What It Feels Like to Live With
For people with temporary vestibular nystagmus, the main experience is vertigo, nausea, and difficulty focusing, symptoms that typically resolve as the underlying condition heals. But for those with chronic or infantile nystagmus, daily life involves a persistent visual challenge.
Many people with ongoing nystagmus experience oscillopsia, a sensation that the world around them is jumping, jiggling, or vibrating even though everything is actually still. Objects may appear blurry or unstable, particularly during movement. This can make reading, driving, and navigating unfamiliar environments significantly harder. The severity varies widely. Some people have mild oscillopsia they barely notice, while others find it substantially limits their activities.
Reduced visual acuity is common even when oscillopsia isn’t prominent. Because the eyes are constantly in motion, they spend less time locked on any single point, which makes fine detail harder to resolve. This is especially noticeable in children with infantile nystagmus, where it can affect learning if not identified and supported early.
How It’s Diagnosed
A basic clinical exam can identify nystagmus. A clinician will ask you to follow a target with your eyes, look in different directions, and hold your gaze to the side. They’ll note the direction, speed, and pattern of any abnormal eye movements. Removing visual fixation (for instance, by using special goggles that block the ability to focus) can unmask vestibular nystagmus that might be suppressed in normal conditions.
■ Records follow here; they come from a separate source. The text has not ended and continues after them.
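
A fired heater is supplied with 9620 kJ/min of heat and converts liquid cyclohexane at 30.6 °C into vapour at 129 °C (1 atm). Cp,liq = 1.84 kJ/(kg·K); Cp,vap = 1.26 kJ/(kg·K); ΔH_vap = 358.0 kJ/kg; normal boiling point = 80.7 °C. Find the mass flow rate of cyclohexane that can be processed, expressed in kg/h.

ṁ = 1130 kg/h

Δh = 1.84×(80.7−30.6) + 358.0 + 1.26×(129−80.7) = 511.04 kJ/kg
Q = 9620 kJ/min = 160.33 kJ/s = 577200 kJ/h
ṁ = Q/Δh = 577200 / 511.04 = 1129.5 kg/h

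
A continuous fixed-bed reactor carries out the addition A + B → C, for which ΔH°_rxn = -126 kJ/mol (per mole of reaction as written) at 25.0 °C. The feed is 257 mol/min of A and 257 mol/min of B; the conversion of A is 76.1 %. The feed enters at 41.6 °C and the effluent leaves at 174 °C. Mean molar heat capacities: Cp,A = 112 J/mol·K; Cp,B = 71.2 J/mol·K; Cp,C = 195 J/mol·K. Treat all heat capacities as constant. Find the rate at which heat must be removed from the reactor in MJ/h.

Extent of reaction ξ = 0.761 × 257 = 195.58 mol/min
Reaction term: ξ·ΔH°_rxn = 195.58 × -126 = -24643 kJ/min
Sensible, feed 41.6→25 °C: -781.57 kJ/min
Outlet flows (mol/min): A 61.423, B 61.423, C 195.58
Sensible, products 25→174 °C: 7359.1 kJ/min
Q = ΔH = -18065 kJ/min = -301.09 kW
Heat removed = 1083.9 MJ/h

Q_out = 1080 MJ/h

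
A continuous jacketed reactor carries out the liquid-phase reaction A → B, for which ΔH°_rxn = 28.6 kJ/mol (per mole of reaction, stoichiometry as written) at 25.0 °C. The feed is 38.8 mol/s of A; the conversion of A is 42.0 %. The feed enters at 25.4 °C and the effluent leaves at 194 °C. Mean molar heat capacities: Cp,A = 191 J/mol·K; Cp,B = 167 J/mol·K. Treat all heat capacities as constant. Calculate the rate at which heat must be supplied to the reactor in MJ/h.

Q_in = 5940 MJ/h

Extent of reaction ξ = 0.420 × 38.8 = 16.296 mol/s
Reaction term: ξ·ΔH°_rxn = 16.296 × 28.6 = 466.07 kJ/s
Sensible, feed 25.4→25 °C: -2.9643 kJ/s
Outlet flows (mol/s): A 22.504, B 16.296
Sensible, products 25→194 °C: 1186.3 kJ/s
Q = ΔH = 1649.4 kJ/s = 1649.4 kW
Heat supplied = 5937.9 MJ/h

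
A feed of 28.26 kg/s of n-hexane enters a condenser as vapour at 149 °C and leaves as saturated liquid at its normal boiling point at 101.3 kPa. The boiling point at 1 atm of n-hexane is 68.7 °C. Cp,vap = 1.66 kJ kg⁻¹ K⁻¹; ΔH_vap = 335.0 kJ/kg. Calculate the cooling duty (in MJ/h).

vapour 149→68.7 °C: -133.3 kJ/kg
condensation at 68.7 °C: -335 kJ/kg
Δh = -133.3 + -335 = -468.3 kJ/kg
Q = ṁ·Δh = 28.26 kg/s × -468.3 kJ/kg = -13234 kJ/s
|Q| = 13234 kW = 47643 MJ/h

Q_c = 47600 MJ/h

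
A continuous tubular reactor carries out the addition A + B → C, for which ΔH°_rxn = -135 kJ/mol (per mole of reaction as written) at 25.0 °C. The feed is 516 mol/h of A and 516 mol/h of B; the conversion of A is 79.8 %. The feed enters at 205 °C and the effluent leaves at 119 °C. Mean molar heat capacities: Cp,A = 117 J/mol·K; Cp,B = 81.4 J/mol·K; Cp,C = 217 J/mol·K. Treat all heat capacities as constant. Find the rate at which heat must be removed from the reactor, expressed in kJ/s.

Q_out = 17.7 kJ/s

Extent of reaction ξ = 0.798 × 516 = 411.77 mol/h
Reaction term: ξ·ΔH°_rxn = 411.77 × -135 = -55589 kJ/h
Sensible, feed 205→25 °C: -18427 kJ/h
Outlet flows (mol/h): A 104.23, B 104.23, C 411.77
Sensible, products 25→119 °C: 10343 kJ/h
Q = ΔH = -63673 kJ/h = -17.687 kW
Heat removed = 17.687 kJ/s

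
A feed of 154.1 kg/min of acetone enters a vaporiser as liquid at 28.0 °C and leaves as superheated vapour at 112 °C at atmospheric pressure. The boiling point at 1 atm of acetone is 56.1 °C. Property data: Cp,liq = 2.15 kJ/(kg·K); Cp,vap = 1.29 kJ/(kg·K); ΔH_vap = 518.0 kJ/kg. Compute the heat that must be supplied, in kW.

Q = 1670 kW

liquid 28.0→56.1 °C: 60.415 kJ/kg
vaporisation at 56.1 °C: 518 kJ/kg
vapour 56.1→112 °C: 72.111 kJ/kg
Δh = 60.415 + 518 + 72.111 = 650.53 kJ/kg
Q = ṁ·Δh = 154.1 kg/min × 650.53 kJ/kg = 100250 kJ/min
|Q| = 1670.8 kW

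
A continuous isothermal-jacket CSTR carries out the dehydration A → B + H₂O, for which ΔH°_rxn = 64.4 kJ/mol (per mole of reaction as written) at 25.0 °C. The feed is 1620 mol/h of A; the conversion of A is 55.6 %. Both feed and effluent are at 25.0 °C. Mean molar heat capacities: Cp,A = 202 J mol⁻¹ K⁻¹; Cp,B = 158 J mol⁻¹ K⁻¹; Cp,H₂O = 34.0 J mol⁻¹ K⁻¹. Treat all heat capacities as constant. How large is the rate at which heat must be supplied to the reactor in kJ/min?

Q_in = 967 kJ/min

Extent of reaction ξ = 0.556 × 1620 = 900.72 mol/h
Reaction term: ξ·ΔH°_rxn = 900.72 × 64.4 = 58006 kJ/h
Q = ΔH = 58006 kJ/h = 16.113 kW
Heat supplied = 966.77 kJ/min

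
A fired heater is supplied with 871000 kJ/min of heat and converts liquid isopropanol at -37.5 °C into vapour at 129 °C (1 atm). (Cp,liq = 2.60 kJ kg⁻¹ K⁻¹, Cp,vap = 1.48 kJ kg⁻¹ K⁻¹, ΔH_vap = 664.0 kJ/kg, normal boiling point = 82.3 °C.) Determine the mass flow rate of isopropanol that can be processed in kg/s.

ṁ = 13.9 kg/s

Δh = 2.60×(82.3−-37.5) + 664.0 + 1.48×(129−82.3) = 1044.6 kJ/kg
Q = 871000 kJ/min = 14517 kJ/s = 14517 kJ/s
ṁ = Q/Δh = 14517 / 1044.6 = 13.897 kg/s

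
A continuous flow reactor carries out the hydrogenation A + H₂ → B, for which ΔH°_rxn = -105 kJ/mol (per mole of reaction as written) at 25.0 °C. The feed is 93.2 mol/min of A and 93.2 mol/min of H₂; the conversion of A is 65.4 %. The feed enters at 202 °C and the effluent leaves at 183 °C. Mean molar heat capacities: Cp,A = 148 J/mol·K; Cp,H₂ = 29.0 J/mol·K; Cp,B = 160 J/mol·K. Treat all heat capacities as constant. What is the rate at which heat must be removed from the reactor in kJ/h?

Extent of reaction ξ = 0.654 × 93.2 = 60.953 mol/min
Reaction term: ξ·ΔH°_rxn = 60.953 × -105 = -6400 kJ/min
Sensible, feed 202→25 °C: -2919.9 kJ/min
Outlet flows (mol/min): A 32.247, H₂ 32.247, B 60.953
Sensible, products 25→183 °C: 2442.7 kJ/min
Q = ΔH = -6877.2 kJ/min = -114.62 kW
Heat removed = 412630 kJ/h

Q_out = 413000 kJ/h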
For a more detailed assessment, videonystagmography (VNG) uses infrared cameras inside goggles to track eye movements precisely. This test can measure the speed and direction of nystagmus under different conditions: with and without fixation, during head movements, and in response to warm or cool air directed into the ear canal. In healthy individuals, no spontaneous nystagmus appears during fixation, and gaze tests show no abnormalities.
Treatment and Management
Treatment depends entirely on the cause. Vestibular nystagmus from conditions like vestibular neuritis often resolves on its own over days to weeks as the brain recalibrates to the imbalance. Ménière’s disease requires its own management strategy focused on reducing fluid pressure in the inner ear. Medication-induced nystagmus usually improves with dose adjustments.
For infantile nystagmus, the goal is to optimize vision rather than eliminate the nystagmus entirely. If a child has a clear null point and consistently turns their head to use it, surgery on the eye muscles can shift that null zone closer to the straight-ahead position. Four main surgical approaches exist, the most well-known being the Kestenbaum procedure, which repositions the muscles so the eyes naturally rest in the zone of least nystagmus. Before committing to surgery, prisms placed in glasses can simulate the effect by letting the eyes sit in the null position while the head stays straight.
A handful of medications have shown benefit for specific types of nystagmus in small studies. These are generally reserved for cases where nystagmus significantly impairs vision and don’t work uniformly across all types. For infantile nystagmus specifically, some patients report reduced eye movement after using cannabis, though this remains an area with limited formal evidence.